Hello all. I am building an out feed table for my UniSaw and am incorporating Kreg's clamp trak system. At first I was going to use 5 of the rails to form an E facing the saw and am now leaning toward a C shape instead although an L is not out of the question. The table top is 66" x 36", will be built of two layers of 3/4" MDF with an additional layer of 3/4" 7 layer ply where the trak bolts to the table. When finished, the table will be trimmed around the edges with hardwood (Maple?).
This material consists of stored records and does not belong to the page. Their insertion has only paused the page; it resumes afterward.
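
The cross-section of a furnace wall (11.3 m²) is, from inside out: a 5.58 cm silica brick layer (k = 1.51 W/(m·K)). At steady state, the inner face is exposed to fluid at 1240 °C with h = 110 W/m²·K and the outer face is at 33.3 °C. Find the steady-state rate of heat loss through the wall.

Q = 296 kW

Treat each layer as a resistance in series:
  R_conv,in = 1/(hA) = 1/(110·11.3) = 8.045×10^-4 K/W
  R_silica brick = L/(kA) = 0.0558/(1.51·11.3) = 0.003270 K/W
ΣR = 8.045×10^-4 + 0.003270 = 0.004074 K/W
Q = ΔT/ΣR = (1240 °C − 33.3 °C)/0.004074 = 2.96×10^5 W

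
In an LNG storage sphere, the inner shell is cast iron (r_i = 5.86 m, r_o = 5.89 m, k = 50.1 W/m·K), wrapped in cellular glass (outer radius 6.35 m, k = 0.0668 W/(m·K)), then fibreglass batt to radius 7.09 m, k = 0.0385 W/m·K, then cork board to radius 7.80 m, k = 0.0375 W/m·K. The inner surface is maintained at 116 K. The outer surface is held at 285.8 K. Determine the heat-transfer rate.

Q = 2240 W

Series thermal resistances, inner to outer:
  R_cast iron = (1/5.86 − 1/5.89)/(4πk) = 8.692×10^-4/(4π·50.1) = 1.381×10^-6 K/W
  R_cellular glass = (1/5.89 − 1/6.35)/(4πk) = 0.01230/(4π·0.0668) = 0.01465 K/W
  R_fibreglass batt = (1/6.35 − 1/7.09)/(4πk) = 0.01644/(4π·0.0385) = 0.03397 K/W
  R_cork board = (1/7.09 − 1/7.80)/(4πk) = 0.01284/(4π·0.0375) = 0.02724 K/W
ΣR = 1.381×10^-6 + 0.01465 + 0.03397 + 0.02724 = 0.07586 K/W
Q = ΔT/ΣR = (116 K − 285.8 K)/0.07586 = -2240 W
(Negative Q ⇒ heat flows inward; heat gain = 2240 W.)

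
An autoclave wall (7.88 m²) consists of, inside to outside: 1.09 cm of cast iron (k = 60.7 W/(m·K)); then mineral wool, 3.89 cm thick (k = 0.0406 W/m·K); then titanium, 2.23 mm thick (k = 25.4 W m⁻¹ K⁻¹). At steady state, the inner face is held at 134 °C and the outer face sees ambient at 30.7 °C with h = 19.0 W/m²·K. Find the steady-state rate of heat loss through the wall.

Series thermal resistances, inner to outer:
  R_cast iron = L/(kA) = 0.0109/(60.7·7.88) = 2.279×10^-5 K/W
  R_mineral wool = L/(kA) = 0.0389/(0.0406·7.88) = 0.1216 K/W
  R_titanium = L/(kA) = 0.00223/(25.4·7.88) = 1.114×10^-5 K/W
  R_conv,out = 1/(hA) = 1/(19.0·7.88) = 0.006679 K/W
ΣR = 2.279×10^-5 + 0.1216 + 1.114×10^-5 + 0.006679 = 0.1283 K/W
Q = ΔT/ΣR = (134 °C − 30.7 °C)/0.1283 = 805 W

Q = 805 W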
Am I overdoing/overthinking it? How would you build it? I have seen pictures of a table that used 7 pieces of the trak forming a figure 8. It looks like it would be very efficient, but it just wouldn't work because of the miter slots coming off of the saw to the table.

Thanks in advance, Eugene


----------



## Finisher (Jul 18, 2012)

I am not sure about the alphabet descriptions? E,C,L But it does sound to me that you might be going over board a bit. I have built my share of run off tables in my day and what works well for me is to build a stand alone table, the width of you saw to include the right wing extension table. I use a 3/4 piece of Melamine for my top over a hard wood frame usually 2 1/2" - 3" for the frame work. Also the frame is more than a simple box. You want to support the table surface so it remains flat. My frame work stock should be of a kiln dried hardwood and as perfectly straight and flat as possible. I router two slots in the top of the table to allow for the miter gauge travel. I make the legs of the run off table adjustable so you can level it to your saw. I give the surface a coat of Johnson's paste wax to reduce friction and protect the surface. I use my run off table as a work bench as much as I use it when cutting, maybe more. Years ago, I made a couple of run off tables nine feet in length. If I had the space I think I would do it again. The worse thing is having to clear all the stuff off the table you neglected to put away like you were suppose too. I also found that a support table to the left of the table, with enough room to comfortably walk around served well when cross cutting sheet material.


----------



## emdcksn (Jun 23, 2013)

The letters of the alphabet refer to the layout of the Kreg trak pieces. One piece would run along the left and right edges, two pieces along the trailing edge of the table which would create a C shape along the edges of the board. If I run one piece of trak up the center of the board, it would form an E. The table will be used not only for clamping/assembling but also as an out feed table for the table saw. My "shop" is just 12' x 18' of a two car garage so I can't afford the space for separate tables.


----------



## Howie (May 25, 2010)

It would not be overkill if it suits you and your application.
While it wouldn't fit my use the idea sounds appealing.


----------



## emdcksn (Jun 23, 2013)

I liked the idea because I would be able to clamp down and construct a large cabinet face frame all at once instead of in small sections. I was going to use a replaceable piece of MDF as the table top, but a piece of hardwood ply sounds like it would be nicer although more expensive.


----------